What do you feel is the most pressing labor issue today? What has Labor Studies taught you about how to address it?

Union density is at its lowest in U.S. history. When union density was higher, regular people had more bargaining power. Now, labor movements are less organized and sophisticated, largely due to opposition from wealthy business interests. We need more labor leaders willing to take risks and negotiate for workers’ rights. Organizing workplaces and creating robust unions are essential to addressing this issue. 

On a more personal level, you’ve shared that you experienced homelessness before coming to UCLA, how have those experiences shaped who you are now?

It has taught me never to take anything for granted and to live humbly. It’s made me more determined to achieve stability and more willing to accept help and reciprocate kindness. I want to help others as I have been helped, fostering a sense of community and support.

How did the instability you faced at UCLA affect you personally and academically?

The instability has increased my stress but also strengthened my resilience. I’ve faced financial difficulties and taken on more responsibilities, but I’ve managed to maintain my academic performance. I’ve had some slip-ups, but overall, I’ve stayed focused. 

Was moving from Houston to Los Angeles a difficult decision, and what made you say yes to UCLA?

I didn’t have much choice. My senior year of high school, I was living with a friend’s family after being evicted. When the pandemic hit, it made my situation even more precarious. I committed to UCLA without visiting the campus, driven by the hope of finding stability. Thankfully, it worked out, and I received support that helped me through my journey.

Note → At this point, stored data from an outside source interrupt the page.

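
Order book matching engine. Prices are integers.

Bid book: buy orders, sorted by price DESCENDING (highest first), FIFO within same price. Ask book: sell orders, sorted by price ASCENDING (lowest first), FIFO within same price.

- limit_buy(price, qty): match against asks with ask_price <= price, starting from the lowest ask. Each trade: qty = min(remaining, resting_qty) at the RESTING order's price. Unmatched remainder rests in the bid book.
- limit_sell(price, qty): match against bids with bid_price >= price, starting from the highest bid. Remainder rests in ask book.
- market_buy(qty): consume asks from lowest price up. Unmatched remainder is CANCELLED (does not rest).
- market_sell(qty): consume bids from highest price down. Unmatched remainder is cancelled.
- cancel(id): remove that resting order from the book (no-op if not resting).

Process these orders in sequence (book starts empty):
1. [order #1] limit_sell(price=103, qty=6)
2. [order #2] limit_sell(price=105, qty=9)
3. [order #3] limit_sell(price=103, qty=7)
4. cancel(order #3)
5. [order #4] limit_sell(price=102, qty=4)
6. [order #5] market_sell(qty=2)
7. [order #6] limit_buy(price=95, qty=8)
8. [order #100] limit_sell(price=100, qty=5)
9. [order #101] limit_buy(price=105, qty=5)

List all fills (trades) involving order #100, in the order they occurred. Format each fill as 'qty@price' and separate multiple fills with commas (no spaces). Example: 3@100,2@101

Answer: 5@100

Derivation:
After op 1 [order #1] limit_sell(price=103, qty=6): fills=none; bids=[-] asks=[#1:6@103]
After op 2 [order #2] limit_sell(price=105, qty=9): fills=none; bids=[-] asks=[#1:6@103 #2:9@105]
After op 3 [order #3] limit_sell(price=103, qty=7): fills=none; bids=[-] asks=[#1:6@103 #3:7@103 #2:9@105]
After op 4 cancel(order #3): fills=none; bids=[-] asks=[#1:6@103 #2:9@105]
After op 5 [order #4] limit_sell(price=102, qty=4): fills=none; bids=[-] asks=[#4:4@102 #1:6@103 #2:9@105]
After op 6 [order #5] market_sell(qty=2): fills=none; bids=[-] asks=[#4:4@102 #1:6@103 #2:9@105]
After op 7 [order #6] limit_buy(price=95, qty=8): fills=none; bids=[#6:8@95] asks=[#4:4@102 #1:6@103 #2:9@105]
After op 8 [order #100] limit_sell(price=100, qty=5): fills=none; bids=[#6:8@95] asks=[#100:5@100 #4:4@102 #1:6@103 #2:9@105]
After op 9 [order #101] limit_buy(price=105, qty=5): fills=#101x#100:5@100; bids=[#6:8@95] asks=[#4:4@102 #1:6@103 #2:9@105]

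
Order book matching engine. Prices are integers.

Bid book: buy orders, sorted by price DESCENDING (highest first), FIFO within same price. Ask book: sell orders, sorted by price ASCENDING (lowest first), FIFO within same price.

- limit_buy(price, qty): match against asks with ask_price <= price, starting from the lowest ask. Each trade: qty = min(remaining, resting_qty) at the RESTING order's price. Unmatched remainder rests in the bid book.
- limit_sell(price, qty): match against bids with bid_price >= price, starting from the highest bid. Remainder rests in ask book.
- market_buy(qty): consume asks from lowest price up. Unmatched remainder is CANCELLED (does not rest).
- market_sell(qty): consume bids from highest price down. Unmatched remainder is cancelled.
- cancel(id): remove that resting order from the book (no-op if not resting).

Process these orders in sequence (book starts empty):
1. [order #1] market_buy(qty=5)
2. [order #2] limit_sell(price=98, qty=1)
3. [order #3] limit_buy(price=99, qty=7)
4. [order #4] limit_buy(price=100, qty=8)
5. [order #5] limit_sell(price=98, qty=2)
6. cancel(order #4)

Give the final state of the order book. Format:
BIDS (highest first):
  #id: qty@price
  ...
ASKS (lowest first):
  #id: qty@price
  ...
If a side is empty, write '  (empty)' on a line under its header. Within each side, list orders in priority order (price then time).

After op 1 [order #1] market_buy(qty=5): fills=none; bids=[-] asks=[-]
After op 2 [order #2] limit_sell(price=98, qty=1): fills=none; bids=[-] asks=[#2:1@98]
After op 3 [order #3] limit_buy(price=99, qty=7): fills=#3x#2:1@98; bids=[#3:6@99] asks=[-]
After op 4 [order #4] limit_buy(price=100, qty=8): fills=none; bids=[#4:8@100 #3:6@99] asks=[-]
After op 5 [order #5] limit_sell(price=98, qty=2): fills=#4x#5:2@100; bids=[#4:6@100 #3:6@99] asks=[-]
After op 6 cancel(order #4): fills=none; bids=[#3:6@99] asks=[-]

Answer: BIDS (highest first):
  #3: 6@99
ASKS (lowest first):
  (empty)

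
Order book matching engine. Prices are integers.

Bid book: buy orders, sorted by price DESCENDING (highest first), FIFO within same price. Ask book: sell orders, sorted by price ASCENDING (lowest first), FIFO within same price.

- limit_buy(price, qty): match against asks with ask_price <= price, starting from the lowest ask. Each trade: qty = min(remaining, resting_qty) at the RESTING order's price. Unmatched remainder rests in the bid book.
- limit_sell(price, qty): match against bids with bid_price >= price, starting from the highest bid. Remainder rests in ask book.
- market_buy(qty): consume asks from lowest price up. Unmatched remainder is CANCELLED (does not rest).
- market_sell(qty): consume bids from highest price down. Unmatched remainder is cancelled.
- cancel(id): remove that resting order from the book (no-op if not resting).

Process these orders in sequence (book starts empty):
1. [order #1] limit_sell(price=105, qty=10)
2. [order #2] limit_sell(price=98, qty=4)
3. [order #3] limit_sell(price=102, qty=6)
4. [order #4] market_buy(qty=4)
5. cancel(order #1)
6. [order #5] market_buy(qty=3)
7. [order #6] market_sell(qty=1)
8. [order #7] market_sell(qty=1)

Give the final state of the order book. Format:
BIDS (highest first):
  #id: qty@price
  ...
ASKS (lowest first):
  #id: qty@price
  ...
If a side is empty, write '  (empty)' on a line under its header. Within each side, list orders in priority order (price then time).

After op 1 [order #1] limit_sell(price=105, qty=10): fills=none; bids=[-] asks=[#1:10@105]
After op 2 [order #2] limit_sell(price=98, qty=4): fills=none; bids=[-] asks=[#2:4@98 #1:10@105]
After op 3 [order #3] limit_sell(price=102, qty=6): fills=none; bids=[-] asks=[#2:4@98 #3:6@102 #1:10@105]
After op 4 [order #4] market_buy(qty=4): fills=#4x#2:4@98; bids=[-] asks=[#3:6@102 #1:10@105]
After op 5 cancel(order #1): fills=none; bids=[-] asks=[#3:6@102]
After op 6 [order #5] market_buy(qty=3): fills=#5x#3:3@102; bids=[-] asks=[#3:3@102]
After op 7 [order #6] market_sell(qty=1): fills=none; bids=[-] asks=[#3:3@102]
After op 8 [order #7] market_sell(qty=1): fills=none; bids=[-] asks=[#3:3@102]

Answer: BIDS (highest first):
  (empty)
ASKS (lowest first):
  #3: 3@102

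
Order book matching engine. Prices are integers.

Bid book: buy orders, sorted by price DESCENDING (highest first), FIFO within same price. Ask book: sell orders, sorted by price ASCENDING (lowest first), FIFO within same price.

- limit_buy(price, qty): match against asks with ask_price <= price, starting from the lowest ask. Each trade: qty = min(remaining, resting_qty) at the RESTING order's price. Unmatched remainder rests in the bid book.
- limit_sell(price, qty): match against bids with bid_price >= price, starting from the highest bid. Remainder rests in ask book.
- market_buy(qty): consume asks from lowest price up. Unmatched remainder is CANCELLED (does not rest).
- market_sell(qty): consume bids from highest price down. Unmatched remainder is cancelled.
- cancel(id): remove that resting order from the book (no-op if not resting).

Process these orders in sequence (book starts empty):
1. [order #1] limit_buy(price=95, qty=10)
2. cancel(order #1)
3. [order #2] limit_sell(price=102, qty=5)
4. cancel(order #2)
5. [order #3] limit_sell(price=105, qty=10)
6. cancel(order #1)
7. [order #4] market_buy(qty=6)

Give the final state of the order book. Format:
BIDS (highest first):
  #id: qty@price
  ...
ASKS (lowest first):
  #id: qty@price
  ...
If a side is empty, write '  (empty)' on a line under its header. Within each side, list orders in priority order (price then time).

After op 1 [order #1] limit_buy(price=95, qty=10): fills=none; bids=[#1:10@95] asks=[-]
After op 2 cancel(order #1): fills=none; bids=[-] asks=[-]
After op 3 [order #2] limit_sell(price=102, qty=5): fills=none; bids=[-] asks=[#2:5@102]
After op 4 cancel(order #2): fills=none; bids=[-] asks=[-]
After op 5 [order #3] limit_sell(price=105, qty=10): fills=none; bids=[-] asks=[#3:10@105]
After op 6 cancel(order #1): fills=none; bids=[-] asks=[#3:10@105]
After op 7 [order #4] market_buy(qty=6): fills=#4x#3:6@105; bids=[-] asks=[#3:4@105]

Answer: BIDS (highest first):
  (empty)
ASKS (lowest first):
  #3: 4@105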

As the founder of the Labor Studies Student Union (LSSU), what are your hopes for the organization in the future?

The idea came up during a meeting about student organizations. I was surprised that there wasn’t an official Labor Studies Student Organization and felt it was necessary to have one. Over months, I worked on refining the idea and garnering support. My vision is for LSSU to be a platform where Labor Studies students can engage with both the theoretical and practical aspects of the labor movement, becoming well-rounded, competent organizers. I hope to see our membership grow and for the organization to play a significant role in shaping our curriculum and departmental activities.

If you could have a conversation with freshman-year you, what would you tell him?

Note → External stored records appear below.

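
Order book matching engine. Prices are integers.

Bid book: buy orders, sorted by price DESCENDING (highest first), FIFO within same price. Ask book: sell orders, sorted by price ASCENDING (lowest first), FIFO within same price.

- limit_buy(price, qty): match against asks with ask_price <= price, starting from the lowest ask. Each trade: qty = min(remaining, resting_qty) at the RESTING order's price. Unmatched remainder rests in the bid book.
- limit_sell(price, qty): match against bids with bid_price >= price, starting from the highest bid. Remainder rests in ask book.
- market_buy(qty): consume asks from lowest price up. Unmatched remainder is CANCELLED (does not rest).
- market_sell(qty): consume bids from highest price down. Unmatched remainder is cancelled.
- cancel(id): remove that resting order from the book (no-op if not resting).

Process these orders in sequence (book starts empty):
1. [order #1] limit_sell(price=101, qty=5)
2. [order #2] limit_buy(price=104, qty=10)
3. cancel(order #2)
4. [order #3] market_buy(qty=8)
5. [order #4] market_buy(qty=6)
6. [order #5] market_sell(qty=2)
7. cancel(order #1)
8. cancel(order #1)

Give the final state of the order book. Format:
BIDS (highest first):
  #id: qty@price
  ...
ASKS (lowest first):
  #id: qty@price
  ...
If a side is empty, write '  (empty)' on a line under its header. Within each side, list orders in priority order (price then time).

Answer: BIDS (highest first):
  (empty)
ASKS (lowest first):
  (empty)

Derivation:
After op 1 [order #1] limit_sell(price=101, qty=5): fills=none; bids=[-] asks=[#1:5@101]
After op 2 [order #2] limit_buy(price=104, qty=10): fills=#2x#1:5@101; bids=[#2:5@104] asks=[-]
After op 3 cancel(order #2): fills=none; bids=[-] asks=[-]
After op 4 [order #3] market_buy(qty=8): fills=none; bids=[-] asks=[-]
After op 5 [order #4] market_buy(qty=6): fills=none; bids=[-] asks=[-]
After op 6 [order #5] market_sell(qty=2): fills=none; bids=[-] asks=[-]
After op 7 cancel(order #1): fills=none; bids=[-] asks=[-]
After op 8 cancel(order #1): fills=none; bids=[-] asks=[-]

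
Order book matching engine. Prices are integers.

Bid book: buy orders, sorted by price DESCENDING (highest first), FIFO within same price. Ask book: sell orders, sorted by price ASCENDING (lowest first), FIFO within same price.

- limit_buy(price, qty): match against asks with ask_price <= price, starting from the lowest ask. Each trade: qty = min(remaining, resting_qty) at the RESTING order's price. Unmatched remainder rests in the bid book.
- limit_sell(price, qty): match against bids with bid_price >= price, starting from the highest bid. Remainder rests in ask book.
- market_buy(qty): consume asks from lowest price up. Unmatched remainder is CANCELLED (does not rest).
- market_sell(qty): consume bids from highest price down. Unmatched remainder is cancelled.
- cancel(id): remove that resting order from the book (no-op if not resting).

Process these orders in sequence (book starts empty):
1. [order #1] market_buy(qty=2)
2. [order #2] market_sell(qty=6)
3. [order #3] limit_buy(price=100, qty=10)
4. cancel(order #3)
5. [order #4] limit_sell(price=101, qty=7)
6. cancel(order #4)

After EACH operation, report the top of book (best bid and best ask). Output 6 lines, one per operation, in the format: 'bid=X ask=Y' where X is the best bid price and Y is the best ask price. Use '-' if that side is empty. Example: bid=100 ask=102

After op 1 [order #1] market_buy(qty=2): fills=none; bids=[-] asks=[-]
After op 2 [order #2] market_sell(qty=6): fills=none; bids=[-] asks=[-]
After op 3 [order #3] limit_buy(price=100, qty=10): fills=none; bids=[#3:10@100] asks=[-]
After op 4 cancel(order #3): fills=none; bids=[-] asks=[-]
After op 5 [order #4] limit_sell(price=101, qty=7): fills=none; bids=[-] asks=[#4:7@101]
After op 6 cancel(order #4): fills=none; bids=[-] asks=[-]

Answer: bid=- ask=-
bid=- ask=-
bid=100 ask=-
bid=- ask=-
bid=- ask=101
bid=- ask=-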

I’d tell him to read more, take certain classes sooner, and possibly switch to Labor Studies earlier. Also, save more money.

What will you miss most about UCLA and the Labor Studies program?

I’ll miss UCLA’s library system, especially YRL (Young Research Library). It’s efficient and robust, and I’ve checked out numerous books over the years. I’ll miss the dedicated faculty. They are committed to creating a strong, practitioner and activist-based enclave in the academic sphere. With their expertise and dedication, I believe our program could become a leading [program] in the country within five years, producing competent community organizers and making significant contributions to labor analysis.

What are your plans or goals after graduating?

I’m starting law school this fall and will be interning at a law firm to get my feet wet. Ultimately, I want to blend my legal profession with my vision for community organizing. I aim to help create sustainable, autonomous communities that can source their needs locally. I’m passionate about transforming city landscapes into more welcoming environments and fostering a culture of genuine care and understanding among people.

The Labor Studies Commencement Ceremony will take place on Saturday, June 15. UCLA Labor Studies is an interdepartmental major and minor. The major is the first of its kind at the University of California.